Un nuovo groppo gli salì in gola, e si appoggiò con il capo al finestrino. Che strano: adorava sua figlia, in quegli ultimi quindici anni aveva fatto ogni cosa per lei, perchè stesse bene, perchè potesse vivere una vita felice senza che le mancasse niente, fino a decidere quell'azione coraggiosa e definitiva, e quella mattina nemmeno era riuscito a dirle che lei era la cosa più bella che gli era capitata nella vita...
Una lacrima gli stava scivolando sulla guancia: ora gli sembrava addirittura di vederla, lì sulla banchina, al binario 19. Era lì, con le sue trecce tagliate, e sembrava cercasse il vagone, per salutarlo.
Era lì per dirgli che lei aveva capito tutto, che aveva sempre capito ogni cosa, ma che non l'aveva mai fatto vedere davanti alla mamma, e che adesso non era necessario che lui... 
Carlo si asciugò gli occhi: “Devo sforzarmi un po' di più: se proprio devo fantasticare, se davvero me la posso immaginare qui per me, almeno che lei abbia ancora le sue belle trecce nere...”
Chiuse gli occhi, ridendo tra sé di una simile sciocchezza, poi li riaprì, cercando la ragazza con gli occhi: ma Alice non c'era più.

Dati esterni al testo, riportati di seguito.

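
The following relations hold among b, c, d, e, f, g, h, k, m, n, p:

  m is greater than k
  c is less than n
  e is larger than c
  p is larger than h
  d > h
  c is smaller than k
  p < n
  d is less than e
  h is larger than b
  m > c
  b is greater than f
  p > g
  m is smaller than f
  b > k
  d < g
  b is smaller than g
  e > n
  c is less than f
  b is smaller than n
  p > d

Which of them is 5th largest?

Piecing the relations together gives one ordering: c < k < m < f < b < h < d < g < p < n < e.
The 5th largest is d.

d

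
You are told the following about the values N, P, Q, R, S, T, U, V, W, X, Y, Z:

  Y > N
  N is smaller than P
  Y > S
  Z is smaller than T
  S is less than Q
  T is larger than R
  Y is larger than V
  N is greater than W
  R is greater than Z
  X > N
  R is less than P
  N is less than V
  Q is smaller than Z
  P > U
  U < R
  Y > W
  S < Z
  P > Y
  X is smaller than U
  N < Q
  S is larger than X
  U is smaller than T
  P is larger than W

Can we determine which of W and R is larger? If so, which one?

R

Link the given pairs in sequence: W < N; N < X; X < S; S < Q; Q < Z; Z < R.
Chaining these gives W < N < X < S < Q < Z < R.
So R is larger.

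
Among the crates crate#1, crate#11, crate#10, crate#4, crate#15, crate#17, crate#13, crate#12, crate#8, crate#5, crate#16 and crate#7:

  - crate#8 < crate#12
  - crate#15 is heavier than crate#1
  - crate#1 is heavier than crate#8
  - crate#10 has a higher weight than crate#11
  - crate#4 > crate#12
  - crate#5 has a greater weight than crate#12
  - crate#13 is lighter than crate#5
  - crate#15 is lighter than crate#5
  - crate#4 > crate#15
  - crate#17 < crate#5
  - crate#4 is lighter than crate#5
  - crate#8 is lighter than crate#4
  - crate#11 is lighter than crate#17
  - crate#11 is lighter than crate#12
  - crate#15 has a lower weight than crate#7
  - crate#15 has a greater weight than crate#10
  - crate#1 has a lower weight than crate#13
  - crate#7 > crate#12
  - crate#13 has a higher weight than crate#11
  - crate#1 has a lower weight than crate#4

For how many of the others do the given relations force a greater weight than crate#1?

5

From crate#1 the given relations immediately reach crate#15, crate#13, crate#4.
From those, crate#7, crate#5 — 5 in total.
Nothing else is reachable above crate#1; 5 in all.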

Carlo rimase deluso per una frazione di secondo, ma poi vide che la ragazza era un po' pi avanti, senza trecce e chiusa in un giubbetto di jeans (“Giubbetto di Jeans? In Luglio, a Milano?”): e poi lei sembrava stesse davvero cercando una carrozza...

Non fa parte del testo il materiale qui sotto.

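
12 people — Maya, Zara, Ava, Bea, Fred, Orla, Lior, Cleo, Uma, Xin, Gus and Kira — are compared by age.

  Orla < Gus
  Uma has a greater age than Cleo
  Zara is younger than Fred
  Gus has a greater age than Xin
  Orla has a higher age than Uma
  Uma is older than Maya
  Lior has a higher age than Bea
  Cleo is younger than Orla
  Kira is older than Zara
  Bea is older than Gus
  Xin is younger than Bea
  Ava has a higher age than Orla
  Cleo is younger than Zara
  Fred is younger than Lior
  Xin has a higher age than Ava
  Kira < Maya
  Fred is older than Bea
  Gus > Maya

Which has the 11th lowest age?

The consecutive relations fix a unique order: Cleo < Zara < Kira < Maya < Uma < Orla < Ava < Xin < Gus < Bea < Fred < Lior.
Counting 11 from the smallest end gives Fred.

Fred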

“Cosa ci fa qui? Non poteva sapere che io... Avevo detto che andavo al lavoro, loro non... Forse mi ha seguito! Ecco, sì: mi ha seguito, ed io non me ne sono accorto, e poi l'ho involontariamente seminata. Ed adesso mi sta cercando...”

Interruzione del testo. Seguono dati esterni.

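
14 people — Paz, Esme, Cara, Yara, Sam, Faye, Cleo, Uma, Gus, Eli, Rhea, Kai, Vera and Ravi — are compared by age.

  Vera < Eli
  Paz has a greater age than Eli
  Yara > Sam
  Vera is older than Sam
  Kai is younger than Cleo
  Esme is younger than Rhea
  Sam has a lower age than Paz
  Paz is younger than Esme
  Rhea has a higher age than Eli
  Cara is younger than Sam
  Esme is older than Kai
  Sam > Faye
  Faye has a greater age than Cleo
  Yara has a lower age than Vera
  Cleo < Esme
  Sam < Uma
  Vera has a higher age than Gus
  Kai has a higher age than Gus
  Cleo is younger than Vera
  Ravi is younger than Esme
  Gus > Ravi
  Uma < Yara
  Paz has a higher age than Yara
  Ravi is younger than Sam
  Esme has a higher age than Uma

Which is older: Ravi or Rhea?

Rhea

Following the relations from Ravi: Ravi < Gus < Kai < Cleo < Faye < Sam < Uma < Yara < Vera < Eli < Paz < Esme < Rhea.
So Ravi < Rhea; Rhea is the older of the two.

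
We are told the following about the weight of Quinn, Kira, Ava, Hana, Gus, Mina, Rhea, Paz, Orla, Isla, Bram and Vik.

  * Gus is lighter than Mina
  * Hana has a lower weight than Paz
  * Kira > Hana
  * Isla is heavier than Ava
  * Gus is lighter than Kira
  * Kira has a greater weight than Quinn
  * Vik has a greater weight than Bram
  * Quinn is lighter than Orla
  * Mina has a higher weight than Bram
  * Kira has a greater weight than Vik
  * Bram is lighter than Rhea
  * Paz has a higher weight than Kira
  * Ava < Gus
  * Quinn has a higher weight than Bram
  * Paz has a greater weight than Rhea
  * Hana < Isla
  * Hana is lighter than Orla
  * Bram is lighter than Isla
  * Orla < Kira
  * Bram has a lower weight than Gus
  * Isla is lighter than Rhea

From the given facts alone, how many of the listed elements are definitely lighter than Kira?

Directly below Kira: Hana, Quinn, Gus, Vik, Orla.
One step further: Ava, Bram (7 so far).
Nothing else is reachable below Kira; 7 in all.

7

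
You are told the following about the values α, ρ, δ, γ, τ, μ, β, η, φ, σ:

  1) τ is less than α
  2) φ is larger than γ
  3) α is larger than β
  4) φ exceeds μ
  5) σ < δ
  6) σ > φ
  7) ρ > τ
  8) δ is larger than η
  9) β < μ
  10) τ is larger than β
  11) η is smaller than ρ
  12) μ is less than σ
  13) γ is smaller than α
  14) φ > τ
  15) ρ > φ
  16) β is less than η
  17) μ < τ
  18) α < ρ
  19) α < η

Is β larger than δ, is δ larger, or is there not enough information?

β < μ and μ < τ give β < τ.
With τ < α: β < μ < τ < α.
With α < η: β < μ < τ < α < η.
Then η < δ extends the chain to δ.
So δ is larger.

δ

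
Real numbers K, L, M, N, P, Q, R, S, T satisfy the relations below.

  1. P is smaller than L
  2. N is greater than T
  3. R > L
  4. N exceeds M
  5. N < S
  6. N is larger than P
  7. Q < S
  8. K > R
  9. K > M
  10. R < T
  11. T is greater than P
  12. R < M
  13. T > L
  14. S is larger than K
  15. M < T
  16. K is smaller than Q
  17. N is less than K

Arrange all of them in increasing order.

Nothing is placed below P, so it is least; from there P < L; L < R; R < M; M < T; T < N; N < K; K < Q; Q < S, each given directly.

P < L < R < M < T < N < K < Q < S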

Una strana euforia si stava diffondendo nel cuore dell'uomo.
Lui aveva deciso di suicidarsi per sua figlia, ma sua figlia era lì. In stazione. Sullo stesso treno che aveva deciso di prendere lui.
Che strana coincidenza! Era un segno.
E Carlo, per una volta nella vita, decise di non governare né ostacolare gli avvenimenti, ma di assecondarli: si appoggiò allo schienale della poltroncina di seconda classe, ed aspettò, attento, che qualcosa succedesse.